Hartmann : Et que comptez-vous faire ?
Fellini : J'ai le regret de vous annoncer que nous allons devoir mettre un terme au contrat qui nous lie.
Hartmann : Pardon ? Ai-je bien entendu ?
Fellini : Il en va de votre sécurité personnelle. Et de la nôtre par la même occasion.
Hartmann (sentant la colère monter en lui) : Vous voulez rompre le contrat qui nous lie ? Je vous signale que j'ai placé une fortune colossale dans ce contrat !
Fellini : Monsieur Hartmann, je...
Hartmann : Je vous ai demandé de liquider deux filles et d'enquêter sur les autres. Faites votre travail jusqu'au bout !
Fellini : Monsieur Hartmann, vous ne semblez pas comprendre le danger qui vous guette. Si nous faisons l'objet d'une enquête policière, il y a fort à parier que, tôt ou tard, ils découvriront votre identité. De plus, le Service de Renseignements est dans le coup aussi. Nous sommes dans une impasse, Monsieur Hartmann.
Hartmann : Alors, menacez la police ET le SRI !
Fellini : C'est impossible. Plus maintenant.
Hartmann : Vous ne pouvez pas rompre ce contrat ! Je veux récupérer le Réseau, vous entendez ? J'ai bossé toute ma vie pour les retrouver et vous voudriez que je lâche l'affaire maintenant à cause de vous ?!
Fellini : Je comprends tout à fait votre colère, Monsieur Hartmann. Rien ne vous empêche de continuer, mais ce sera sans nous.
Hartmann : J'exige de récupérer la somme qui, désormais, m'est due !
Fellini : Quelle somme ?
Hartmann : Ne soyez pas de mauvaise foi avec moi, Monsieur Fellini. Si vous rompez le contrat, j'exige de récupérer tout ce que j'ai misé sur vous.
Fellini : Soyez adulte, Monsieur Hartmann.
Hartmann : Je sais ce que vous allez faire : vous allez sortir du territoire, n'est-ce pas ? Et je sais que vous m'oublierez très vite. Trop vite, même ! Alors, avant que vous ne preniez la décision de partir, il va falloir penser à moi. Vous voyez ce que je veux dire ?
Fellini : Il nous est impossible de vous rembourser.
Hartmann : Pardon ?
Fellini : Il nous est impossible de vous rendre l'argent maintenant. Je suis navré.
Hartmann : Vous me demandez d'attendre de récupérer l'argent, c'est bien cela ?
Fellini : Je... Je dois vous laisser. Excusez-moi...
Hartmann : Attendez !!

La discussion est interrompue par un long bruit sonore dans le téléphone. Hartmann dépose dans un mouvement lent le cornet sur le plan du bureau. Son regard absorbé par le doute et la colère ne laisse rien présager de bon. Soudain, d'un geste brusque, il ouvre un de ses tiroirs et en sort un épais dossier. Il tourne, retourne les papiers contenus dans la farde, partant sans doute à la recherche d'une information cruciale. Puis, prenant un petit papier dans sa main droite, il se dirige vers une armoire dans laquelle sont dissimulées plusieurs armes de gros calibres.

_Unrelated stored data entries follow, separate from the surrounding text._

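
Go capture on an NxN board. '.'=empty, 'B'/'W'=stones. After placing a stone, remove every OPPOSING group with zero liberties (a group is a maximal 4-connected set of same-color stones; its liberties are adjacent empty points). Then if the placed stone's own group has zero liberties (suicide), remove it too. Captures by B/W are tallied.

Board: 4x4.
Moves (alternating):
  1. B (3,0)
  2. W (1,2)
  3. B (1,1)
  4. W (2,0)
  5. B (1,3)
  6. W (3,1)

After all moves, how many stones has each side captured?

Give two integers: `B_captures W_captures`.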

Hartmann, chargeant une arme, se dirige vers la porte d'entrée du bureau. Traversant le couloir du hall d'un pas ferme, la gouvernante l'interpelle :

Julia : Monsieur Hartmann, vous... Vous partez ?
Hartmann : Je serai là dans une bonne heure, Julia. Comptez sur moi pour le dîner.

La caméra se pose sur le regard dérouté de la domestique. Une musique de suspense s'immisce dans la scène.